Thanks to advancement in modern surgical procedures, before you consider an entire hip replacement, you might want to investigate an alternative route, osteotomy. This surgical procedure basically involves cutting and moving your natural hipbone. Although it isn't as popular as the traditional hip replacement, it holds one advantage. The procedure doesn't use artificial parts. Instead, the patients bone is used. Using the healthier parts of your bone, the surgeon creates a new hip joint socket and moves the hip bone over until it fits snugly in its new space. During the healing process the bones are held together by metal pins, but eventually are removed, leaving only your bones. Since no artificial parts were used in the surgery, osteotomy is ideal for those looking for alternative procedures.
Hip Replacement Surgery
If medications, physical therapy and exercise haven't worked and you're unable to resume your normal exercise activities, perhaps it's time to consider a hip replacement surgery. Generally speaking, surgery is usually the last resort, but at least, after this procedure you will be able to pick-up your normal exercise routine.
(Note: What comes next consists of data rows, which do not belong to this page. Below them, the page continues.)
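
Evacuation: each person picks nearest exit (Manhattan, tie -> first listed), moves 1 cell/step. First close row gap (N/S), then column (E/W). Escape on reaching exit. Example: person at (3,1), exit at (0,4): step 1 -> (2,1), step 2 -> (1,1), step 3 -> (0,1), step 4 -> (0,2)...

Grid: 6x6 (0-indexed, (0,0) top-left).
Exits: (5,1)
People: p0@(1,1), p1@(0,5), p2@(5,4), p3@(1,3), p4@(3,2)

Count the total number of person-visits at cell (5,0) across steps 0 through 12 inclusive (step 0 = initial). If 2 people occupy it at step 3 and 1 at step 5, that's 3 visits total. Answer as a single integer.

Step 0: p0@(1,1) p1@(0,5) p2@(5,4) p3@(1,3) p4@(3,2) -> at (5,0): 0 [-], cum=0
Step 1: p0@(2,1) p1@(1,5) p2@(5,3) p3@(2,3) p4@(4,2) -> at (5,0): 0 [-], cum=0
Step 2: p0@(3,1) p1@(2,5) p2@(5,2) p3@(3,3) p4@(5,2) -> at (5,0): 0 [-], cum=0
Step 3: p0@(4,1) p1@(3,5) p2@ESC p3@(4,3) p4@ESC -> at (5,0): 0 [-], cum=0
Step 4: p0@ESC p1@(4,5) p2@ESC p3@(5,3) p4@ESC -> at (5,0): 0 [-], cum=0
Step 5: p0@ESC p1@(5,5) p2@ESC p3@(5,2) p4@ESC -> at (5,0): 0 [-], cum=0
Step 6: p0@ESC p1@(5,4) p2@ESC p3@ESC p4@ESC -> at (5,0): 0 [-], cum=0
Step 7: p0@ESC p1@(5,3) p2@ESC p3@ESC p4@ESC -> at (5,0): 0 [-], cum=0
Step 8: p0@ESC p1@(5,2) p2@ESC p3@ESC p4@ESC -> at (5,0): 0 [-], cum=0
Step 9: p0@ESC p1@ESC p2@ESC p3@ESC p4@ESC -> at (5,0): 0 [-], cum=0
Total visits = 0

Answer: 0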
Commonly referred to as a complete hip arthroplasty, the surgery involves replacing a dysfunctional hip joint and replacing it with a prosthesis designed to be accepted by your body and resist corrosion. After the surgery, most patients are on crutches and immediately begin the process of learning how to walk again while working with a physical therapist. Gradually all daily activities will return within a period of three to four months.
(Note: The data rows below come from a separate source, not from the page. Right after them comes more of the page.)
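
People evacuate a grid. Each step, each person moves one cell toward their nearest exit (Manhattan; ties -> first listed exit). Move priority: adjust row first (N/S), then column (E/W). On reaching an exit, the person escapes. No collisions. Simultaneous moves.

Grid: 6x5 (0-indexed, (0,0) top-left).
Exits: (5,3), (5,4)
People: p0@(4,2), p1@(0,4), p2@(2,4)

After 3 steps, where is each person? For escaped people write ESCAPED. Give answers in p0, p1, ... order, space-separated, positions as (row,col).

Step 1: p0:(4,2)->(5,2) | p1:(0,4)->(1,4) | p2:(2,4)->(3,4)
Step 2: p0:(5,2)->(5,3)->EXIT | p1:(1,4)->(2,4) | p2:(3,4)->(4,4)
Step 3: p0:escaped | p1:(2,4)->(3,4) | p2:(4,4)->(5,4)->EXIT

ESCAPED (3,4) ESCAPED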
But, it is important to remember that since most of the body's weight rests on the hips, the longevity of the prosthesis should be the patients uppermost concern. Learning to move differently and paying attention to proper body mechanics will go a long way in protecting the life of your prosthesis. Avoid heavy lifting or repetitive climbing. Although, it's beneficial to keep active, it might be wise to skip high impact sports that involve quick stop-start motion or twisting. By doing your part, your prosthesis will continue to function properly, long after surgery.